On ne vous a pas tout dit : intimité et réseaux sociaux

Mis à jour : mai 22

Quelque fois au cours de FAQ on m’a posé ces questions : tu es orpheline parce qu’on ne voit jamais ta famille? En dehors des réseaux tu as des amis parce qu’on ne les voit jamais en story? Et la fameuse « ah mais tu n’es pas célibataire on ne le voit jamais ! » après avoir partagé la photo avec mon copain. Ces questions m’ont amusé mais elles m’ont aussi poussé à me demander quelles étaient les limites du partage de notre intimité sur Instagram.




On ne vous a pas tout dit sur jusqu’où va le partage sur les réseaux sociaux? 


À contrario de ce qu’on pourrait penser, je suis plutôt quelqu’un de privé. Entre le moment où je vis une émotion ou une situation et le moment où je le partage j’ai examiné la chose au moins un million de fois. 

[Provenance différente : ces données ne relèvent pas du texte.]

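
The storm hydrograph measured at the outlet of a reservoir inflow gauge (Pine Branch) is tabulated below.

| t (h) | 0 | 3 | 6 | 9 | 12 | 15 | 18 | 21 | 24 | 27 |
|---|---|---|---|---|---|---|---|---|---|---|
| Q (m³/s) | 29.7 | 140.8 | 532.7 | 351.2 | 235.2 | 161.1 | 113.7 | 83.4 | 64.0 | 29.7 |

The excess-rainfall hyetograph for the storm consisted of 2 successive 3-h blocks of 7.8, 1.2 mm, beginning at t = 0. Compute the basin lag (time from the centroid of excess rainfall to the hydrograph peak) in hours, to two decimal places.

t_L ≈ 4.10 h

Centroid of excess rainfall: t_c = Σ P_i·t̄_i / ΣP_i = 1.9000 h (block centres at 1.5, 4.5 h).
Hydrograph peak occurs at t = 6 h, so basin lag t_L = 6 − 1.9000 = 4.10 h.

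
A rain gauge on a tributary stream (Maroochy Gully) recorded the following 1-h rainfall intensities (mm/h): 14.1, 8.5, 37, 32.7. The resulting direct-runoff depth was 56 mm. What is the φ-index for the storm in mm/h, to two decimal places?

Only the 3 blocks with intensity above φ contribute runoff: 14.1, 37, 32.7 mm/h.
Σ(I−φ)·Δt = d  ⇒  (14.1+37+32.7 − 3φ)·1 = 56
φ = (83.80 − 56/1) / 3 = 9.27 mm/h.

φ ≈ 9.27 mm/h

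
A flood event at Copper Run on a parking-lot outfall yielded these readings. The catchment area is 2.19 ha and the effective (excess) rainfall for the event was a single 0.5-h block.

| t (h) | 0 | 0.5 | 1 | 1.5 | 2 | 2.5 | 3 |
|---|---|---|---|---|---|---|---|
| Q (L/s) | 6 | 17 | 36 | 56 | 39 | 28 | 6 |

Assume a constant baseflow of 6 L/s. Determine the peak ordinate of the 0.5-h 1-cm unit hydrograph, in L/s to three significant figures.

U_p ≈ 41.7 L/s

Direct runoff: 0.0, 11.0, 30.0, 50.0, 33.0, 22.0, 0.0 L/s; ΣQ_DR = 146.0 L/s, peak = 50.0 L/s.
Runoff depth d = ΣQ_DR·Δt / A = 146.0 × 1800 / (2.19 ha) = 12.00 mm.
The 1-cm UH is the DRH scaled by (10 mm)/d, so U_p = 50.0 × 10/12.00 = 41.7 L/s.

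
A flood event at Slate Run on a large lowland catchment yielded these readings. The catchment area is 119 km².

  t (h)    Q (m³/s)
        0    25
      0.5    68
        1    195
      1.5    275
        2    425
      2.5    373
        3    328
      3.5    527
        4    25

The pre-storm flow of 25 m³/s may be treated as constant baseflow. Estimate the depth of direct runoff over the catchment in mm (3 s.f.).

Direct runoff: 0.0, 43.0, 170.0, 250.0, 400.0, 348.0, 303.0, 502.0, 0.0 m³/s; ΣQ_DR = 2016 m³/s.
V = ΣQ_DR · Δt = 2016 × 1800 s = 3.629 × 10^6 m³.
Over A = 119 km², depth = V / A = 30.5 mm.

d ≈ 30.5 mm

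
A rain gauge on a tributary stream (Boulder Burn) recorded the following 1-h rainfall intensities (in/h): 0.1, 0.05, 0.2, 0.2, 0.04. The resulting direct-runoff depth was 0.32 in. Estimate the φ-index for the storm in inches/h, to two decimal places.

Only the 3 blocks with intensity above φ contribute runoff: 0.1, 0.2, 0.2 in/h.
Σ(I−φ)·Δt = d  ⇒  (0.1+0.2+0.2 − 3φ)·1 = 0.32
φ = (0.5000 − 0.32/1) / 3 = 0.06 in/h.

φ ≈ 0.06 in/h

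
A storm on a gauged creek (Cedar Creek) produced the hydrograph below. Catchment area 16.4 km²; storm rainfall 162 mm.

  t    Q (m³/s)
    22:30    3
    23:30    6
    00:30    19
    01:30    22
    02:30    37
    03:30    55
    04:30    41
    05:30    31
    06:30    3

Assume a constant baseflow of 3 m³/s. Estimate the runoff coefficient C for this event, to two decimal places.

C ≈ 0.26

ΣQ_DR = 190.0 m³/s; V = ΣQ_DR·Δt = 6.840 × 10^5 m³.
Runoff depth d = V / A = 41.71 mm.
C = d / P = 41.71 / 162 = 0.26.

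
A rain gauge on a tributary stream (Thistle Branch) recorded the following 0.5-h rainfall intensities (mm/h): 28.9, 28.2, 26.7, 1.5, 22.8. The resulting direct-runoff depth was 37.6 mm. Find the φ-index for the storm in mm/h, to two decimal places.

Only the 4 blocks with intensity above φ contribute runoff: 28.9, 28.2, 26.7, 22.8 mm/h.
Σ(I−φ)·Δt = d  ⇒  (28.9+28.2+26.7+22.8 − 4φ)·0.5 = 37.6
φ = (106.6 − 37.6/0.5) / 4 = 7.85 mm/h.

φ ≈ 7.85 mm/h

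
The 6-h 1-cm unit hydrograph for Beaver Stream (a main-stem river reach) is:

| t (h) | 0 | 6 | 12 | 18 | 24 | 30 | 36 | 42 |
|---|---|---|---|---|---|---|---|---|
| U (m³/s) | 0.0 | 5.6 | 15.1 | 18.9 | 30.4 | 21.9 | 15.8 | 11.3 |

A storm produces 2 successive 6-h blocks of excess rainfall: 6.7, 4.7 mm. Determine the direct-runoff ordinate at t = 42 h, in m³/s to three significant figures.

Q ≈ 15.0 m³/s

By discrete convolution, Q_j = Σ (P_i / 10 mm) · U_{j−i}.
At t = 42 h (j=7): Q = (6.7/10)·11.3 + (4.7/10)·15.8 = 15.0 m³/s.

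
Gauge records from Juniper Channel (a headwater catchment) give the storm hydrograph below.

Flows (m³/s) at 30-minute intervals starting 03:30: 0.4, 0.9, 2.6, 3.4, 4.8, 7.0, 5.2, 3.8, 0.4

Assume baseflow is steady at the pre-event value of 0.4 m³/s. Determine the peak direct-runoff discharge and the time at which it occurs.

Q_p = 6.6 m³/s at t = 06:00

Subtracting baseflow gives direct-runoff ordinates: 0.0, 0.5, 2.2, 3.0, 4.4, 6.6, 4.8, 3.4, 0.0 m³/s.
The maximum is 6.6 m³/s, occurring at the reading for t = 06:00.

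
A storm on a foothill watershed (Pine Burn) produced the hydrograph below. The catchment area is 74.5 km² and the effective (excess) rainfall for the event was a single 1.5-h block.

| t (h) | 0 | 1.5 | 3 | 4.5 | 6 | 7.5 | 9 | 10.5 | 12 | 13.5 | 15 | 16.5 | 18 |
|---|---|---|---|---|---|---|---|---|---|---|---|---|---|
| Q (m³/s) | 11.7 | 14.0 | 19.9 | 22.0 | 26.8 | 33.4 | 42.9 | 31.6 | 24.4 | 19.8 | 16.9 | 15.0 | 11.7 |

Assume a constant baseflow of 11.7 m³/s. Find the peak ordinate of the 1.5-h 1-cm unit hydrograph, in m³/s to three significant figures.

Direct runoff: 0.0, 2.3, 8.2, 10.3, 15.1, 21.7, 31.2, 19.9, 12.7, 8.1, 5.2, 3.3, 0.0 m³/s; ΣQ_DR = 138.0 m³/s, peak = 31.2 m³/s.
Runoff depth d = ΣQ_DR·Δt / A = 138.0 × 5400 / (74.5 km²) = 10.00 mm.
The 1-cm UH is the DRH scaled by (10 mm)/d, so U_p = 31.2 × 10/10.00 = 31.2 m³/s.

U_p ≈ 31.2 m³/s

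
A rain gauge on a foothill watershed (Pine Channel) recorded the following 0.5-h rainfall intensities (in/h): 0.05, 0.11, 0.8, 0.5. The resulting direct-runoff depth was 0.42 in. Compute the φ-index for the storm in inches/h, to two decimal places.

φ ≈ 0.23 in/h

Only the 2 blocks with intensity above φ contribute runoff: 0.8, 0.5 in/h.
Σ(I−φ)·Δt = d  ⇒  (0.8+0.5 − 2φ)·0.5 = 0.42
φ = (1.300 − 0.42/0.5) / 2 = 0.23 in/h.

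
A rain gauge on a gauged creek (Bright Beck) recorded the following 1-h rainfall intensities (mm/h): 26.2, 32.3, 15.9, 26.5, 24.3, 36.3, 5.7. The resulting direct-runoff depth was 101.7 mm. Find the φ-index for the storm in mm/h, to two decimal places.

φ ≈ 9.97 mm/h

Only the 6 blocks with intensity above φ contribute runoff: 26.2, 32.3, 15.9, 26.5, 24.3, 36.3 mm/h.
Σ(I−φ)·Δt = d  ⇒  (26.2+32.3+15.9+26.5+24.3+36.3 − 6φ)·1 = 101.7
φ = (161.5 − 101.7/1) / 6 = 9.97 mm/h.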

Je partage souvent un événement qui est arrivé dans ma vie qu'une fois que j’ai réussi à le résoudre et ne demande que très peu souvent de l’aide. 

Mais avec l’essor des réseaux sociaux il y’a une tendance dangereuse qui se met en place : on se sent obligé de partager avant que quelqu’un d’autre ne le fasse. Un partage qui pourrait changer notre vision des choses, notre façon de faire et de penser. Voyez-le comme ça : c’est beaucoup plus facile de dire sur les réseaux qu’aujourd’hui est un jour sans, plutôt que de devoir face à la caméra et expliquer pourquoi quelqu’un nous a vu en larme seule au cinéma. 

La limite est pourtant explicite dans cette situation : doit-on réellement expliquer pourquoi on est triste? Pourquoi on ressent ce qu’on ressent? 


La vérité est qu’on ne doit rien à personne. Que ce qu’on partage est un choix propre. L’information est un privilège, pas un droit. Et parfois Instagram me fait peur. Je ne suis ni Kim Kardashian ni Caroline Receveur. Et pourtant j’ai souvent ce sentiment que ma vie appartient au réseau et culpabilise parfois de ne pas partager. Mais arrive un moment où nos story appartiennent plus aux autres qu’à nous. Et c’est là qu’on dit stop. 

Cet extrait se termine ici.